Figure 5.. CAR38 NK cells build effective immune synapses in the absence of CD226 and reduced LFA-1 recruitment

(A) Schematic representation of CAR38 constructs. (B) Flow cytometric quantification of CD107a, IFN-γ, and TNF-α expression by NT and CD38 CAR-transduced NK cells cocultured with MOLM14 (E:T ratio 1:1) (n = 6–8 donors; three independent experiments). (C) Heatmap displaying cytokine profile in the supernatants of NK cell-MOLM14 cocultures (E:T ratio 1:1) after 16 h by multiplex bead assay for flow cytometry (n = 5 donors; two independent experiments). (D, H, and I) Dot plots showing the quantification of F-actin (D) and open LFA-1 (H and I) in the tagged synapses in CTRL subgroups. Groups: NT (1,014 synapses), CAR38scFv (1,654 synapses), CAR38scFv.3ζ (1,284 synapses), and CAR38.3ζ.IL-15 (1,320 synapses) (n = 3 donors; two independent experiments). (E and G) Representative images of F-actin accumulation within the synapses. Bright-field images display the threshold mask (red arrow) used to quantify F-actin. (F, K, and L) Dot plots showing the quantification of F-actin (F) and open LFA-1 (K and L) in the tagged synapses in CD226 KO subgroups. Groups: NT (1,401 synapses), CAR38scFv (427 synapses), CAR38scFv.3ζ (544 synapses), and CAR38.3ζ.IL-15 (456 synapses) (n = 2 donors). (J and M) Representative images of open LFA-1 accumulation within the synapses. Bright-field images display the phalloidin threshold mask intersection with open LFA-1 (red arrow) used to quantify LFA-1. (N and O) Dot plots comparing the levels of F-actin (N) and open LFA-1 (O) in the tagged synapses between CTRL and CD226 KO groups in the context of CD38 CAR transduction (n = 2 donors; two independent experiments). Analyzed synapses in CTRL groups: CAR38scFv (1,790 synapses), CAR38scFv.3ζ (1,178 synapses), and CAR38.3ζ.IL-15 (982 synapses). Analyzed synapses in CD226 KO groups: CAR38scFv (427 synapses), CAR38scFv.CD3ζ (544 synapses), and CAR38.3ζ.IL-15 (457 synapses).
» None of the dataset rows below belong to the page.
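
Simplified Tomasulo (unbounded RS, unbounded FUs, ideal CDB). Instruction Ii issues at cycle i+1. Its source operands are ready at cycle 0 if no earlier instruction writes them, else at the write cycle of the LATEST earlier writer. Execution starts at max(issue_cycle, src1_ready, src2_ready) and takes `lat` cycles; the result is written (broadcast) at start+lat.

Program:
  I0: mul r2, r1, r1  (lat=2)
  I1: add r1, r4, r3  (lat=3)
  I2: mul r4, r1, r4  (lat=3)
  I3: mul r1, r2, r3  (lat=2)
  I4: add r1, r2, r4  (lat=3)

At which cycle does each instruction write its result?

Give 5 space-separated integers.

I0 mul r2: issue@1 deps=(None,None) exec_start@1 write@3
I1 add r1: issue@2 deps=(None,None) exec_start@2 write@5
I2 mul r4: issue@3 deps=(1,None) exec_start@5 write@8
I3 mul r1: issue@4 deps=(0,None) exec_start@4 write@6
I4 add r1: issue@5 deps=(0,2) exec_start@8 write@11

Answer: 3 5 8 6 11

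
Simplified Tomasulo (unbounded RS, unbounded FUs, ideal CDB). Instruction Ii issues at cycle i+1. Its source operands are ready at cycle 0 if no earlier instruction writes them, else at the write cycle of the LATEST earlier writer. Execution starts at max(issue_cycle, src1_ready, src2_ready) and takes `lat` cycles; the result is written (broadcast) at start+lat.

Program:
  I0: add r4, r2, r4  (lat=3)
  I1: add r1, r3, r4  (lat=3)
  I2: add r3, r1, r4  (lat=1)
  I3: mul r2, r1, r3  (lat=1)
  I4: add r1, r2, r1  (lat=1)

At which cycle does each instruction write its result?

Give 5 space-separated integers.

Answer: 4 7 8 9 10

Derivation:
I0 add r4: issue@1 deps=(None,None) exec_start@1 write@4
I1 add r1: issue@2 deps=(None,0) exec_start@4 write@7
I2 add r3: issue@3 deps=(1,0) exec_start@7 write@8
I3 mul r2: issue@4 deps=(1,2) exec_start@8 write@9
I4 add r1: issue@5 deps=(3,1) exec_start@9 write@10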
Below the plots are respective representative images. The top right number is the phalloidin (N) or perforin (O) area of the represented synapse. Statistics: ordinary two-way ANOVA with Bonferroni’s correction for multiple comparisons (B), Kruskal-Wallis test with Dunn’s multiple correction test (D, F, H, I, K, and L), and Mann-Whitney test (N and O). Mean ± SD (B), median fluorescence intensity (MFI) (C), and median with 95% CI (D, F, H, K, L, N, and O). *p < 0.05, **p < 0.01, ***p < 0.001, and ****p < 0.0001.
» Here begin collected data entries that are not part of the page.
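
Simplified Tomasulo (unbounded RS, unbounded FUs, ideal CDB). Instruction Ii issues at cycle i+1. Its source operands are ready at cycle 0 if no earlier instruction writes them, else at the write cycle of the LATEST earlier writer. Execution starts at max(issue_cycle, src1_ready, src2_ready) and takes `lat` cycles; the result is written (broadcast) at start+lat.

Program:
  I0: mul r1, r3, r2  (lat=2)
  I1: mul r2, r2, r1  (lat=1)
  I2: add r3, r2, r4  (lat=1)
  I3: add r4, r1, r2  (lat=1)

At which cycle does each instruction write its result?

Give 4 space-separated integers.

I0 mul r1: issue@1 deps=(None,None) exec_start@1 write@3
I1 mul r2: issue@2 deps=(None,0) exec_start@3 write@4
I2 add r3: issue@3 deps=(1,None) exec_start@4 write@5
I3 add r4: issue@4 deps=(0,1) exec_start@4 write@5

Answer: 3 4 5 5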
Figure 6.. The levels of CD38 on AML cells determine LFA-1 independent of CD38 CAR-targeting NK cells for conjugate formation and effector function

(A) Open LFA-1 expression in NK cells cocultured with K562 (E:T ratio 1:1) ± BIRT 377 (20 μM) assessed by flow cytometry (n = 4 donors; two independent experiments). (B) Representative flow cytometry plots displaying conjugate formation between NK and K562 cells ± BIRT 377. (C) Bar plots showing the percentage of conjugates among live cells in NK cell-K562 cocultures in the presence or absence of BIRT 377. The same experiments were used as in (B). (D) Dot plots showing the frequencies of conjugates between MOLM14 and NK cells transduced with the different CD38-targeting CARs vs. CD5 CAR vs. NT NK cells in the presence or absence of BIRT 377 by flow cytometry. Each dot represents one donor (n = 5–6; three independent experiments). (E) Dot plots comparing MOLM14 killing by NT or NK cells expressing different CD38-targeting CARs in the presence and absence of BIRT 377 during a chromium-release assay (20:1 E:T ratio). Each dot represents one donor (n = 7; three independent experiments). (F) Representative flow cytometry plot showing the CD38 expression by AML cell lines. (G) Bar graph comparing the average number of CD38 molecules per AML cell line estimated by flow cytometry. (H–J) Dot plots showing AML killing by NT and CD38 CAR-transduced NK cells (20:1 E:T ratio) when treated with BIRT 377 during a chromium-release assay (n = 7 donors; three independent experiments). Bar graphs display the relative change in the killing of AML cell lines by NT and CD38-targeting NK cells in the presence or absence of BIRT 377. Statistics: ordinary two-way ANOVA with Bonferroni’s correction for multiple comparisons (A and C), two-tailed paired t Student’s test (D, E, and H–J). Mean ± SD are shown (A, C, D, H, I and J). *p < 0.05, **p < 0.01, ***p < 0.001, and ****p < 0.0001.